Belle could not imagine a world where she would not know him, where he would not be seared into her memories.

“So I must ask you now: Might I have your leave to court you? Properly, that is, without all of-” he waved, the cell, the bars, and magic between them “-this.”

She smiled, pressed her mouth into his hands. “In whatever world we find ourselves, I want you with me, in whatever capacity possible.”

He had wept before her in fear, in sorrow, and pain; she saw him raw with joy. Her heart’s match, and brave enough to allow her entrance. The ring he set upon her finger was spun of gold, its woven threads as soft as wool.

~

That day and the next passed slowly, until at last she was racing down through the mines. She tripped on the uneven floor and kept going, hiked up her skirts and ran.

Behind her, purple smoke boiled at the far end of the tunnel. It seethed and slid. There was no time for pause; she flew into his arms, the metal cold between them, and claimed his mouth.

This was no chaste meeting; she’d craved him for too long. His fear made his breath come short: she nipped at him, coaxed his tongue to tangle with hers, and buried her hands in his curls.

His pebbled skin smoothed, his hair flowed softer between her fingers.

That high-pitched whine she’d first encountered rose again, guttered into a moan.
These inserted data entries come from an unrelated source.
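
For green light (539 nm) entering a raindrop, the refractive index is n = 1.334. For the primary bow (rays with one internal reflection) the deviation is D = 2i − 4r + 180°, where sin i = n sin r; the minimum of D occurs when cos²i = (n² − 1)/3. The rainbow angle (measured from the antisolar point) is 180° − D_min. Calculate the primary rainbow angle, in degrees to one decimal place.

41.9°

cos²i = (1.77956 − 1)/3 = 0.25985; i = arccos(0.50976) = 59.352°.
sin r = sin 59.352°/1.334 = 0.64492; r = 40.159°.
D_min = 2·59.352° − 4·40.159° + 180° = 138.067°.
Rainbow angle = 180° − D_min = 41.933°.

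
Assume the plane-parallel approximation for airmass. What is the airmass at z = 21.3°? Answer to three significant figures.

X = sec z = 1/cos 21.3° = 1/0.9317 = 1.0733.

1.07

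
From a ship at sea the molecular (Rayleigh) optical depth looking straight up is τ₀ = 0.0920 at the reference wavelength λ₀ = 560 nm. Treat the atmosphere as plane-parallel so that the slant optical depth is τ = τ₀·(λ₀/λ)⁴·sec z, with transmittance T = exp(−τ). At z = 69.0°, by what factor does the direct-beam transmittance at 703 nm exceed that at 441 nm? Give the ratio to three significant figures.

Airmass: sec 69.0° = 2.7904.
τ(703 nm) = 0.0920 × (560/703)⁴ × 2.7904 = 0.0920 × 0.4027 × 2.7904 = 0.1034.
τ(441 nm) = 0.0920 × (560/441)⁴ × 2.7904 = 0.0920 × 2.6001 × 2.7904 = 0.6675.
T(703)/T(441) = exp(τ_B − τ_A) = exp(0.5641) = 1.7579.

1.76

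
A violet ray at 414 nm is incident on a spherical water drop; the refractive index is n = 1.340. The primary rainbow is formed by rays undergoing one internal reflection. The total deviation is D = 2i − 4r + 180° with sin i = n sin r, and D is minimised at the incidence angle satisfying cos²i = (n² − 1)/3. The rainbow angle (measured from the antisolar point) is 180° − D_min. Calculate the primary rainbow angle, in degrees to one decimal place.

cos²i = (1.79560 − 1)/3 = 0.26520; i = arccos(0.51498) = 59.004°.
sin r = sin 59.004°/1.340 = 0.63971; r = 39.770°.
D_min = 2·59.004° − 4·39.770° + 180° = 138.929°.
Rainbow angle = 180° − D_min = 41.071°.

41.1°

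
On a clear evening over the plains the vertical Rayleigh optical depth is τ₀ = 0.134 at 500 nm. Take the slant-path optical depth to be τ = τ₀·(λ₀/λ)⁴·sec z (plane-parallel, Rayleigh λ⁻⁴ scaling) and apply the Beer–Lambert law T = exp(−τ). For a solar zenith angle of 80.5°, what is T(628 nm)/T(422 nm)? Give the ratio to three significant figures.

Airmass: sec 80.5° = 6.0589.
τ(628 nm) = 0.134 × (500/628)⁴ × 6.0589 = 0.134 × 0.4018 × 6.0589 = 0.3262.
τ(422 nm) = 0.134 × (500/422)⁴ × 6.0589 = 0.134 × 1.9707 × 6.0589 = 1.6000.
T(628)/T(422) = exp(τ_B − τ_A) = exp(1.2738) = 3.5743.

3.57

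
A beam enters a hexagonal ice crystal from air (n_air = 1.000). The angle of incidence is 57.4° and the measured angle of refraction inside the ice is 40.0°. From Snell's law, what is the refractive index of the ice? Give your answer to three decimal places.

1.311

n = sin θ_i / sin θ_r = sin 57.4° / sin 40.0° = 0.8425 / 0.6428 = 1.3106.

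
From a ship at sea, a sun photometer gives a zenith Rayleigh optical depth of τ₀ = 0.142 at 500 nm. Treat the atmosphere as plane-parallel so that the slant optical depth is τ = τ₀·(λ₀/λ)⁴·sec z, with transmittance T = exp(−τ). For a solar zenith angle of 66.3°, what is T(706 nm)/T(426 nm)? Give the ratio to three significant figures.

1.79

Airmass: sec 66.3° = 2.4879.
τ(706 nm) = 0.142 × (500/706)⁴ × 2.4879 = 0.142 × 0.2516 × 2.4879 = 0.0889.
τ(426 nm) = 0.142 × (500/426)⁴ × 2.4879 = 0.142 × 1.8978 × 2.4879 = 0.6704.
T(706)/T(426) = exp(τ_B − τ_A) = exp(0.5816) = 1.7888.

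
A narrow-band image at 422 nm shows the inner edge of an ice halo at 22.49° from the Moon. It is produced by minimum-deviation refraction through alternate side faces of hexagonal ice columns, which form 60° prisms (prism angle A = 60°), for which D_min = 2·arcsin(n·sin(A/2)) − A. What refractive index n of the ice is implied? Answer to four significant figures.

1.319

Rearranging: n = sin((D_min + A)/2) / sin(A/2).
(D_min + A)/2 = (22.49° + 60°)/2 = 41.245°.
n = sin 41.245° / sin 30° = 0.6593 / 0.5000 = 1.3186.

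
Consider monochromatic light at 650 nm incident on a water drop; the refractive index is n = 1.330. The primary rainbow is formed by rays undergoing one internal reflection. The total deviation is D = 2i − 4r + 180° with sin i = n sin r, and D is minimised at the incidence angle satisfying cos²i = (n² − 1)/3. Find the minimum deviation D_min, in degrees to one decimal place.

cos²i = (1.76890 − 1)/3 = 0.25630; i = arccos(0.50626) = 59.585°.
sin r = sin 59.585°/1.330 = 0.64841; r = 40.422°.
D_min = 2·59.585° − 4·40.422° + 180° = 137.484°.

137.5°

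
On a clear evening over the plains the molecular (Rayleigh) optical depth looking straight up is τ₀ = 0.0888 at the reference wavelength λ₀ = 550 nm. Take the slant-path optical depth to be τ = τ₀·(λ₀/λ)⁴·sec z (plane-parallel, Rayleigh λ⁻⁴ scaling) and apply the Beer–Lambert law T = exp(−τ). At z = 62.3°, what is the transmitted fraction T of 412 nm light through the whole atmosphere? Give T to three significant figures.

sec 62.3° = 2.1513.
τ = 0.0888 × (550/412)⁴ × 2.1513 = 0.0888 × 3.1759 × 2.1513 = 0.6067.
T = exp(−0.6067) = 0.5452.

0.545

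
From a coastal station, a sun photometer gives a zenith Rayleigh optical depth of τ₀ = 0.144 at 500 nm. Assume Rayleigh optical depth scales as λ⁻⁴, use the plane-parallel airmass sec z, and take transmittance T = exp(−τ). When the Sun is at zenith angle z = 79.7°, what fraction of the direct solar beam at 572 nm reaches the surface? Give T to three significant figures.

0.625

sec 79.7° = 5.5928.
τ = 0.144 × (500/572)⁴ × 5.5928 = 0.144 × 0.5838 × 5.5928 = 0.4702.
T = exp(−0.4702) = 0.6249.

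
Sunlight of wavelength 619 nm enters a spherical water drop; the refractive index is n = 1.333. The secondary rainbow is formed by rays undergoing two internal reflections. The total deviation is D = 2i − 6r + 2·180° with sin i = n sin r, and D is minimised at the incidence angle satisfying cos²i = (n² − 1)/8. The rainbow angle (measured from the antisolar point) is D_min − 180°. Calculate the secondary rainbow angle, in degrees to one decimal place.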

She responded in kind, fought with her skirts to wrap her legs around him.

The bars were in her way; he knelt upon the ledge and pulled her closer, petticoats and linen crushed between them.

He had to stop for air, panting. She tipped his chin to see his eyes, to take in his human features, and brushed her lips over his.

“It’s gone,” he breathed, the words a hoarse prayer. “It’s really gone.”

“You did it,” she said.

And she drew his mouth back to hers, knowing that this kiss would have to last them for the next twenty-eight years.